Many of our graduates have gone on to have stellar careers in journalism and increasingly in strategic public relations, political communication, public policy and research, and publishing. Today, many of them will also build careers in areas like social media strategy, galleries, libraries, arts and museums, as well as game design and mobile media industries.

A wonderful addition to the MECO discipline was the merger with Digital Cultures, led by Chris Chesher and Kathy Cleland. As media and communications practice and research became increasingly focused on the digital, the complementary program offered by Digital Cultures brought critical analysis of the role of the internet in transforming the media landscape to bear on teaching professional skills and provided students with subjects that helped them navigate the changing media landscape. The merger was also transformative for MECO colleagues in their own research. A longstanding collaboration ensued.

The university sector has also evolved over the past two decades and has increasingly welcomed international students. There is no doubt that local students have benefited from this, as have their international classmates. For my MECO colleagues, integrating the experience and needs of international students was an opportunity to strengthen our focus on the global impact of our teaching and research. In a more concrete sense, teaching a large group of international students alongside local students is a fantastic opportunity to get them talking about how media and communications operate in diverse cultures and political systems.

From the early days, MECO has also been a leader in giving students from a wide variety of backgrounds and cultures access to education. Early on, we implemented an alternative entry pathway for students who did not have high tertiary entrance scores. The University of Sydney has traditionally been associated with students from privileged backgrounds, but in MECO we have always been passionate about social justice and inclusion in our teaching and research. When it comes to journalists and media content producers, it is very clear that diversity is still sorely lacking in Australia, and we are committed to being part of the solution by providing educational pathways for everyone.

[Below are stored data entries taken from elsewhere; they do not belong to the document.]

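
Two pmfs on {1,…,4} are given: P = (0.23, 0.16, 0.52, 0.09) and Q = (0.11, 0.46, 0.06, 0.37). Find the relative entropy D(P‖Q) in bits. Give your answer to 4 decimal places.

D(P‖Q) = Σ p·log₂(p/q).
  0.23·log₂(0.23/0.11) = 0.24475
  0.16·log₂(0.16/0.46) = -0.24377
  0.52·log₂(0.52/0.06) = 1.62005
  0.09·log₂(0.09/0.37) = -0.18356
D(P‖Q) = 1.4375 bits.

1.4375 bits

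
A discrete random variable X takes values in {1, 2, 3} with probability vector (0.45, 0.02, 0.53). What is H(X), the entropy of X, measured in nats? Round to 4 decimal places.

H(X) = −Σ p·ln p.
  −(0.45)·ln(0.45) = 0.35933
  −(0.02)·ln(0.02) = 0.07824
  −(0.53)·ln(0.53) = 0.33649
Sum: 0.35933 + 0.07824 + 0.33649 = 0.7741 nats.

0.7741 nats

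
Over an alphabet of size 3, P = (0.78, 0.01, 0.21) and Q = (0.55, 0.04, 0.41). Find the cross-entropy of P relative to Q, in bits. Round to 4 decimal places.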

The astonishing thing for me, looking back over the history of MECO, is the extraordinary number of brilliant researchers who have worked in the degrees and equally been passionate teachers. I can’t do the roll call, but this book tells the story. We have also produced amazing graduates, many of whom my colleagues and I are still in touch with and actively mentor.

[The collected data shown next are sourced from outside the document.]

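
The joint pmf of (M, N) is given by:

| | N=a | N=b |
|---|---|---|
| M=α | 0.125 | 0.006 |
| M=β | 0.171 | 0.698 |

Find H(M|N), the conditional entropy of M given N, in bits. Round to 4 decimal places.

0.3407 bits

Marginals: p(M) = (0.1310, 0.8690), p(N) = (0.2960, 0.7040).
H(M|N) = Σ p(N) · H(M|N=·).
  N=a: p=0.2960, H(M|N=a) = 0.9825
  N=b: p=0.7040, H(M|N=b) = 0.0708
Weighted sum = 0.3407 bits.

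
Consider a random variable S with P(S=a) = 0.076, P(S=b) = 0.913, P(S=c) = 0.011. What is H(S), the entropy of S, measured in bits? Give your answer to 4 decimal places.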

Reading this book, I have been struck by the extraordinary journey of colleagues and students over the first two decades of the history of the Department of Media and Communications. A department that started as a small undergraduate program with high ambitions has grown into one of the most respected media and communications programs in the country, with five postgraduate programs. MECO PhD graduates have gone on to influence the field internationally.

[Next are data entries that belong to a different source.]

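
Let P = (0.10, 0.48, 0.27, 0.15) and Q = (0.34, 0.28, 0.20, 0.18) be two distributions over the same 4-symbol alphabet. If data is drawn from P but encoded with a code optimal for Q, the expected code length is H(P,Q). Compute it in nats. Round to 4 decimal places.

H(P,Q) = −Σ p·ln q.
  −0.10·ln(0.34) = 0.10788
  −0.48·ln(0.28) = 0.61102
  −0.27·ln(0.20) = 0.43455
  −0.15·ln(0.18) = 0.25722
H(P,Q) = 1.4107 nats.

1.4107 nats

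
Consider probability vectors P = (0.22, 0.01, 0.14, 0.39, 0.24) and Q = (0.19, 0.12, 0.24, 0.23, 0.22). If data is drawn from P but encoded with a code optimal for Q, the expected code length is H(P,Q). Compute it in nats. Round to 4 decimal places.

H(P,Q) = −Σ p·ln q.
  −0.22·ln(0.19) = 0.36536
  −0.01·ln(0.12) = 0.02120
  −0.14·ln(0.24) = 0.19980
  −0.39·ln(0.23) = 0.57317
  −0.24·ln(0.22) = 0.36339
H(P,Q) = 1.5229 nats.

1.5229 nats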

For me, the most wonderful endorsement of the hard work and passionate engagement of my colleagues is when a journalist calls me to set up an interview and says: “You won’t remember me, but I was a MECO student, and the incredible lecturers inspired me to become a journalist. Now, can you talk about your research?”

All of us at MECO remain passionate about both teaching and researching in ways that make a genuine contribution to society and to solving very pressing, big picture problems. Join us. We are good at conversations because we are experts in communication.